The beauty of social media is how it connects people in both our personal and professional lives. Implementing a social media strategy in the workplace can allow for a good balance between work and play. Employee and company use of social platforms such as Twitter and LinkedIn can be used positively, enabling networking and knowledge sharing with other people in the industry from all corners of the world, boosting brand image and widening the circle of influential contacts. 

Many companies that have harnessed social networking as a means of gaining an enhanced presence online have found a far wider audience than they would have otherwise. Using a tool such as Twitter allows a small business with little funding to reach a huge audience without very little effort or costly advertising. Using social media to join interesting industry-related groups or discussions can demonstrate expertise in a field and raise professional awareness, possibly even attracting new business and future revenue. 

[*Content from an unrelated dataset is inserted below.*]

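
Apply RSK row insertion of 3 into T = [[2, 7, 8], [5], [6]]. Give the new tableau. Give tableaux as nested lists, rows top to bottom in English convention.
In row 1, 3 replaces 7 (the leftmost entry greater than 3); 7 is bumped to row 2. 7 is appended to row 2. The new tableau is [[2, 3, 8], [5, 7], [6]].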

Social media as a useful content generator 

One of the biggest issues facing social media in the workplace is employee guidance concerning sharable content. Workers are similarly conscious about their online appearance and whether they will be judged by their employers and colleagues. In a generation where short attention spans, tweets, newsfeeds and updates are battling ever more frantically for readers’ attention, it is more important than ever to be direct. 

Embracing social media 

Whether you know it or not, social media is now largely integrated into all corners of our lives. With access to a world of opportunities for both companies and professionals at the touch of a button, it is easier than ever to connect, share and hire. Attitudes towards the medium need to change, as banning these modern practices at work is simply not the answer. The opportunity to connect with people is easier and more powerful than ever, yet it is still not exploited to its full potential. Responsible social media use can educate and develop both individuals and organisations, greatly boosting reputation and outreach.